Dr. Gian Tricomi, DO

Dr. Tricomi received his Doctor of Osteopathic Medicine from the Arizona College of Osteopathic Medicine in Glendale, Arizona.  He spent his internship year training at Scott & White Memorial Hospital in Temple, Texas.  He has since decided to settle in Portland, Oregon having had an enduring desire to live in the Pacific Northwest.

Dr. Tricomi began his journey into the health sciences by enrolling in Naropa University in Boulder, Colorado.  Naropa is a Buddhist inspired university started by the great meditation master Chögyam Trungpa Rinpoche.  Here he studied Traditional Eastern Arts and Psychology.  A friend, Kona Akina was starting at the Rolf Institute for Structural Integration at the same time he began at Naropa.  Having had a few Rolfing sessions from rolfers in Hawaii, he enrolled in the Rolf Institute in between semesters.  That first semester at the Rolf Institute, Dr. Tricomi was introduced to a part of himself that had been henceforth missing but would become the foundation for all that was to follow.

Upon graduating from both institutions he found himself in a difficult decision.  He loved the study of psychology.  Yet, he was equally attracted to hands-on healing.  A friend in the rolfing world had introduced Dr. Tricomi to an osteopathic physician doing traditional osteopathic manipulative medicine in Boulder.  After this meeting and subsequent meetings with an osteopath in Maui it was clear to Dr.
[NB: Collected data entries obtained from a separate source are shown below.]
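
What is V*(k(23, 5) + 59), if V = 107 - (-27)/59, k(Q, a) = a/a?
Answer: 380400/59 ≈ 6447.5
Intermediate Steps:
k(Q, a) = 1
V = 6340/59 (V = 107 - (-27)/59 = 107 - 1*(-27/59) = 107 + 27/59 = 6340/59 ≈ 107.46)
V*(k(23, 5) + 59) = 6340*(1 + 59)/59 = (6340/59)*60 = 380400/59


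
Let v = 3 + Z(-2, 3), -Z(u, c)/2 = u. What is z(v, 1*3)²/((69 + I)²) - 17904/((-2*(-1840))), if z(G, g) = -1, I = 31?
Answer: -1118977/230000 ≈ -4.8651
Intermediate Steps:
Z(u, c) = -2*u
v = 7 (v = 3 - 2*(-2) = 3 + 4 = 7)
z(v, 1*3)²/((69 + I)²) - 17904/((-2*(-1840))) = (-1)²/((69 + 31)²) - 17904/((-2*(-1840))) = 1/100² - 17904/3680 = 1/10000 - 17904*1/3680 = 1*(1/10000) - 1119/230 = 1/10000 - 1119/230 = -1118977/230000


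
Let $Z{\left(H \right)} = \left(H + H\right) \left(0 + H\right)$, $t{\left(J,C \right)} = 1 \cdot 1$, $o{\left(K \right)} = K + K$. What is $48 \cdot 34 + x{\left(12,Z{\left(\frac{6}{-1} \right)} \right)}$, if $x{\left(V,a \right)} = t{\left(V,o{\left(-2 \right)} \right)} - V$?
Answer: $1621$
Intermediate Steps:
$o{\left(K \right)} = 2 K$
$t{\left(J,C \right)} = 1$
$Z{\left(H \right)} = 2 H^{2}$ ($Z{\left(H \right)} = 2 H H = 2 H^{2}$)
$x{\left(V,a \right)} = 1 - V$
$48 \cdot 34 + x{\left(12,Z{\left(\frac{6}{-1} \right)} \right)} = 48 \cdot 34 + \left(1 - 12\right) = 1632 + \left(1 - 12\right) = 1632 - 11 = 1621$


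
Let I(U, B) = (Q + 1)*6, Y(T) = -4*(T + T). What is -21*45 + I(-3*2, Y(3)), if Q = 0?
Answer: -939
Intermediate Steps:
Y(T) = -8*T (Y(T) = -4*2*T = -8*T)
I(U, B) = 6 (I(U, B) = (0 + 1)*6 = 1*6 = 6)
-21*45 + I(-3*2, Y(3)) = -21*45 + 6 = -945 + 6 = -939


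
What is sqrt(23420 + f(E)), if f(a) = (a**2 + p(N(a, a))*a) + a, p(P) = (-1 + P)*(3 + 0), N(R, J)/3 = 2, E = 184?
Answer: 2*sqrt(15055) ≈ 245.40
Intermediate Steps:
N(R, J) = 6 (N(R, J) = 3*2 = 6)
p(P) = -3 + 3*P (p(P) = (-1 + P)*3 = -3 + 3*P)
f(a) = a**2 + 16*a (f(a) = (a**2 + (-3 + 3*6)*a) + a = (a**2 + (-3 + 18)*a) + a = (a**2 + 15*a) + a = a**2 + 16*a)
sqrt(23420 + f(E)) = sqrt(23420 + 184*(16 + 184)) = sqrt(23420 + 184*200) = sqrt(23420 + 36800) = sqrt(60220) = 2*sqrt(15055)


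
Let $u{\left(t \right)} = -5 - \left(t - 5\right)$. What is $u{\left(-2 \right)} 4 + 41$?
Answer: $49$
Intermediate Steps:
$u{\left(t \right)} = - t$ ($u{\left(t \right)} = -5 - \left(t - 5\right) = -5 - \left(-5 + t\right) = - t$)
$u{\left(-2 \right)} 4 + 41 = \left(-1\right) \left(-2\right) 4 + 41 = 2 \cdot 4 + 41 = 8 + 41 = 49$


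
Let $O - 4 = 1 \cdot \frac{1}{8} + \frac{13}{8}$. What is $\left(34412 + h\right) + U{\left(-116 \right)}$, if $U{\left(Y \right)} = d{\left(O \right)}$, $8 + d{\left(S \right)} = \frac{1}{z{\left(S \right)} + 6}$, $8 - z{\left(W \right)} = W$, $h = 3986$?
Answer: $\frac{1266874}{33} \approx 38390.0$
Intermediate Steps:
$z{\left(W \right)} = 8 - W$
$O = \frac{23}{4}$ ($O = 4 + \left(1 \cdot \frac{1}{8} + \frac{13}{8}\right) = 4 + \left(1 \cdot \frac{1}{8} + 13 \cdot \frac{1}{8}\right) = 4 + \left(\frac{1}{8} + \frac{13}{8}\right) = 4 + \frac{7}{4} = \frac{23}{4} \approx 5.75$)
$d{\left(S \right)} = -8 + \frac{1}{14 - S}$ ($d{\left(S \right)} = -8 + \frac{1}{\left(8 - S\right) + 6} = -8 + \frac{1}{14 - S}$)
$U{\left(Y \right)} = - \frac{260}{33}$ ($U{\left(Y \right)} = \frac{111 - 46}{-14 + \frac{23}{4}} = \frac{111 - 46}{- \frac{33}{4}} = \left(- \frac{4}{33}\right) 65 = - \frac{260}{33}$)
$\left(34412 + h\right) + U{\left(-116 \right)} = \left(34412 + 3986\right) - \frac{260}{33} = 38398 - \frac{260}{33} = \frac{1266874}{33}$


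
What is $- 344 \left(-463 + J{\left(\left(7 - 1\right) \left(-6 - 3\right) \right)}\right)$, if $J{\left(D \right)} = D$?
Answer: $177848$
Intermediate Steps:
$- 344 \left(-463 + J{\left(\left(7 - 1\right) \left(-6 - 3\right) \right)}\right) = - 344 \left(-463 + \left(7 - 1\right) \left(-6 - 3\right)\right) = - 344 \left(-463 + 6 \left(-6 + \left(-3 + 0\right)\right)\right) = - 344 \left(-463 + 6 \left(-6 - 3\right)\right) = - 344 \left(-463 + 6 \left(-9\right)\right) = - 344 \left(-463 - 54\right) = \left(-344\right) \left(-517\right) = 177848$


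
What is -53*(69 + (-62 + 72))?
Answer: -4187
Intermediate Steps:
-53*(69 + (-62 + 72)) = -53*(69 + 10) = -53*79 = -4187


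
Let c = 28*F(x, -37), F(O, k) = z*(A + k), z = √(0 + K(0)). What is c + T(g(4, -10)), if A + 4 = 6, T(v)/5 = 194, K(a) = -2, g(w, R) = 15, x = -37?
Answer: 970 - 980*I*√2 ≈ 970.0 - 1385.9*I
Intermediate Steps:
T(v) = 970 (T(v) = 5*194 = 970)
A = 2 (A = -4 + 6 = 2)
z = I*√2 (z = √(0 - 2) = √(-2) = I*√2 ≈ 1.4142*I)
F(O, k) = I*√2*(2 + k) (F(O, k) = (I*√2)*(2 + k) = I*√2*(2 + k))
c = -980*I*√2 (c = 28*(I*√2*(2 - 37)) = 28*(I*√2*(-35)) = 28*(-35*I*√2) = -980*I*√2 ≈ -1385.9*I)
c + T(g(4, -10)) = -980*I*√2 + 970 = 970 - 980*I*√2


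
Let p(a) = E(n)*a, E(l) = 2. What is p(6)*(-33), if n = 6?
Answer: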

Tricomi that osteopathic medicine offered the ability to incorporate both he psyche and soma in one holistic practice.  That Physician in Boulder was the late Dr. Michael Seamans.  Dr. Seamans is no longer with us.  He always said Dr. Tricomi should become an osteopath.  He also said, “osteopathy heals you (“you” referring to the doctor who is helping to heal while being healed themselves.)”  Sight of Hand is named in his honor.

Sight of Hand

To engage with our self-corrective mechanism through genuine connection allowing for a spontaneous experience of health and humanity.
The person is a unit of body, mind, spirit, and the unknown.  The person is capable of self-regulation, self-healing.  It is the role of the physician to connect with these regulatory mechanisms in a supportive capacity allowing the body’s wisdom to dictate the course of treatment.